1 State Street/OH 550
Amesville

, OH

In the years leading to Ohio statehood in 1803, Ames Township citizens decided to establish a stock-owned circulating library. Since cash was scarce during Ohio’s frontier era, some citizens paid for their $2.50 shares by the sale of animal pelts, which were taken to Boston for sale in the spring of 1804 by merchant Samuel Brown. There he acquired fifty-one volumes, primarily books on history, religion, travel, and biography, as the first accessions for the Western Library Association. Senator Thomas Ewing later related that he paid his share with ten raccoon skins, thus suggesting the collection’s popular name “the Coonskin Library.” Judge Ephraim Cutler was the first of many librarians who kept the library until 1861.
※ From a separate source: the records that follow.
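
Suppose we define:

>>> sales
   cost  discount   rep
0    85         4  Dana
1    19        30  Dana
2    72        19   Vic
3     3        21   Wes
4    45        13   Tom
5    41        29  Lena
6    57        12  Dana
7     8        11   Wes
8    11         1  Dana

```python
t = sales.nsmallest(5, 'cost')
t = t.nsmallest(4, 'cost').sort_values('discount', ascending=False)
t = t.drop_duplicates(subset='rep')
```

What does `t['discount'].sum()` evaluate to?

take 5 rows with smallest cost:
   cost  discount   rep
3     3        21   Wes
7     8        11   Wes
8    11         1  Dana
1    19        30  Dana
5    41        29  Lena
take 4 rows with smallest cost:
   cost  discount   rep
3     3        21   Wes
7     8        11   Wes
8    11         1  Dana
1    19        30  Dana
sort by discount descending:
   cost  discount   rep
1    19        30  Dana
3     3        21   Wes
7     8        11   Wes
8    11         1  Dana
drop duplicate rep (keep=first):
   cost  discount   rep
1    19        30  Dana
3     3        21   Wes

51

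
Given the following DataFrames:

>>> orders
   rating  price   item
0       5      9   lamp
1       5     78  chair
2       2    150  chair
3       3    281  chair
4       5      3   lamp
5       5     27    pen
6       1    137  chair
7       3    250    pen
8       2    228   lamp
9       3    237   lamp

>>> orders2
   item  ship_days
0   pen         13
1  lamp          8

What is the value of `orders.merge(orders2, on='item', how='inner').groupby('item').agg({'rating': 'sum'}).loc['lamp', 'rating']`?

merge on 'item' (how='inner') → 6 rows:
   rating  price  item  ship_days
0       5      9  lamp          8
1       5      3  lamp          8
2       5     27   pen         13
3       3    250   pen         13
4       2    228  lamp          8
5       3    237  lamp          8
group by item, sum of rating:
      rating
item        
lamp      15
pen        8
value at row 'lamp', column 'rating' → 15

15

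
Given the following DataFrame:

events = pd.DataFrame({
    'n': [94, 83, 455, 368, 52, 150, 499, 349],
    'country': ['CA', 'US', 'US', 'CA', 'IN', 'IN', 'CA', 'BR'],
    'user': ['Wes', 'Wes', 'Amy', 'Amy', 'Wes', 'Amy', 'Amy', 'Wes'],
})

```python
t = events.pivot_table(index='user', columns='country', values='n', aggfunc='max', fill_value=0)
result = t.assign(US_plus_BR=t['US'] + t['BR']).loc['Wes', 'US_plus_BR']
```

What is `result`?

pivot: rows=user, cols=country, max(n):
country   BR   CA   IN   US
user                       
Amy        0  499  150  455
Wes      349   94   52   83
add column US_plus_BR = t['US'] + t['BR']:
country   BR   CA   IN   US  US_plus_BR
user                                   
Amy        0  499  150  455         455
Wes      349   94   52   83         432
Taking the value at row 'Wes', column 'US_plus_BR' gives 432.

432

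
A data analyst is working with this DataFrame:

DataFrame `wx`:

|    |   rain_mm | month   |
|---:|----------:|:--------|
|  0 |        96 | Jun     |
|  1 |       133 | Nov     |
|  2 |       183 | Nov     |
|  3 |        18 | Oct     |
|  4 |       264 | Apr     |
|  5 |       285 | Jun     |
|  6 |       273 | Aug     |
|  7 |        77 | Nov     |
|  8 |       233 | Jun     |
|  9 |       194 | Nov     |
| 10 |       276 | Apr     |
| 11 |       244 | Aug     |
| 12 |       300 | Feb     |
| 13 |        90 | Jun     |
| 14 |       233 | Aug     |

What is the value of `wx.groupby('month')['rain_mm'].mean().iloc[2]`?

group by month, mean of rain_mm:
month
Apr    270.00
Aug    250.00
Feb    300.00
Jun    176.00
Nov    146.75
Oct     18.00
Name: rain_mm, dtype: float64

300.0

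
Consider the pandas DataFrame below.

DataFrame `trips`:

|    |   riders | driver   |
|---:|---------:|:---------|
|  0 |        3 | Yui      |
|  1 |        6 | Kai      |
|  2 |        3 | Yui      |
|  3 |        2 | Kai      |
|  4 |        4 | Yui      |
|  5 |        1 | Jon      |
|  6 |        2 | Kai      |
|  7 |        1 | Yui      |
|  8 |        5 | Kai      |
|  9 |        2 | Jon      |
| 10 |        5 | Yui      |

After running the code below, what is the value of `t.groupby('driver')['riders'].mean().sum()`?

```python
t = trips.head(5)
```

7.33333333333

take first 5 rows:
   riders driver
0       3    Yui
1       6    Kai
2       3    Yui
3       2    Kai
4       4    Yui
group by driver, mean of riders:
driver
Kai    4.000000
Yui    3.333333
Name: riders, dtype: float64
Finally, sum of the resulting series = 7.33333333333.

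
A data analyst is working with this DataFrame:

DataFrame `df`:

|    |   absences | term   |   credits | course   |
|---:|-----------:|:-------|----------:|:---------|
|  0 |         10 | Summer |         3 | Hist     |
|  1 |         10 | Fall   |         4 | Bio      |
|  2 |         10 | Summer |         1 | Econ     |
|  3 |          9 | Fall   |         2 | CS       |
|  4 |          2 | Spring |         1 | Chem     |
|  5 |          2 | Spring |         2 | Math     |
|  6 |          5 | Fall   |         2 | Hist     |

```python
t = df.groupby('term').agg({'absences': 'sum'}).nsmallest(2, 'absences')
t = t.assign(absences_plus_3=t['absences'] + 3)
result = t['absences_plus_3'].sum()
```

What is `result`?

group by term, sum of absences:
        absences
term            
Fall          24
Spring         4
Summer        20
take 2 rows with smallest absences:
        absences
term            
Spring         4
Summer        20
add column absences_plus_3 = t['absences'] + 3:
        absences  absences_plus_3
term                             
Spring         4                7
Summer        20               23

30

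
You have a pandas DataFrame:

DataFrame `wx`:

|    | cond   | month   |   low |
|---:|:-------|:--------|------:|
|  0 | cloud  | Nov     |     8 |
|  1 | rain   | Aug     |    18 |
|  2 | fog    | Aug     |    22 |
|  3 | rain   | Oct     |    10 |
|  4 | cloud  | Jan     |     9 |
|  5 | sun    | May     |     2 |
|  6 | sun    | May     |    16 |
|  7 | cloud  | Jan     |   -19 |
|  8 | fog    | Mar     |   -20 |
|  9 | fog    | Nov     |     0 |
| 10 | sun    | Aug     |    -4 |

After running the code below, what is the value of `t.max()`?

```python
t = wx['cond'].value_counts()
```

value_counts of cond:
cond
cloud    3
fog      3
sun      3
rain     2
Name: count, dtype: int64
Taking the max of the resulting series gives 3.

3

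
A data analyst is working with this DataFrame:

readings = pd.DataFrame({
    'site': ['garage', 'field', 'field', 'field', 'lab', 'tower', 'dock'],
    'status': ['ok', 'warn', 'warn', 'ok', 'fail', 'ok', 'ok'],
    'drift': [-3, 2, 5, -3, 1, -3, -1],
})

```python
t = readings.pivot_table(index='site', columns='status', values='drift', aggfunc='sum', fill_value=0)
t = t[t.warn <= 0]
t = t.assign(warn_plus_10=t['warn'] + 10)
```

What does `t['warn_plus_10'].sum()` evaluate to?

pivot: rows=site, cols=status, sum(drift):
status  fail  ok  warn
site                  
dock       0  -1     0
field      0  -3     7
garage     0  -3     0
lab        1   0     0
tower      0  -3     0
filter rows where warn <= 0:
status  fail  ok  warn
site                  
dock       0  -1     0
garage     0  -3     0
lab        1   0     0
tower      0  -3     0
add column warn_plus_10 = t['warn'] + 10:
status  fail  ok  warn  warn_plus_10
site                                
dock       0  -1     0            10
garage     0  -3     0            10
lab        1   0     0            10
tower      0  -3     0            10
The sum of column 'warn_plus_10' is 40.

40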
Park on Main Street/OH 125
Decatur

, OH

Originally called St. Clairsville and platted in 1801, Decatur was named for early 19th century naval hero Stephen Decatur. It is among the oldest villages in Brown County, which before 1817 was a part of Adams County. Among its notable early residents were Nathaniel Beasley (1774-1835), the first surveyor of Adams County, and Sarah Boone Montgomery (1763-1848), a heroine of the border wars in Kentucky. Decatur and Byrd Township supported at least four known stations on the Underground Railroad. Many area residents helped conduct escaping slaves northward to freedom.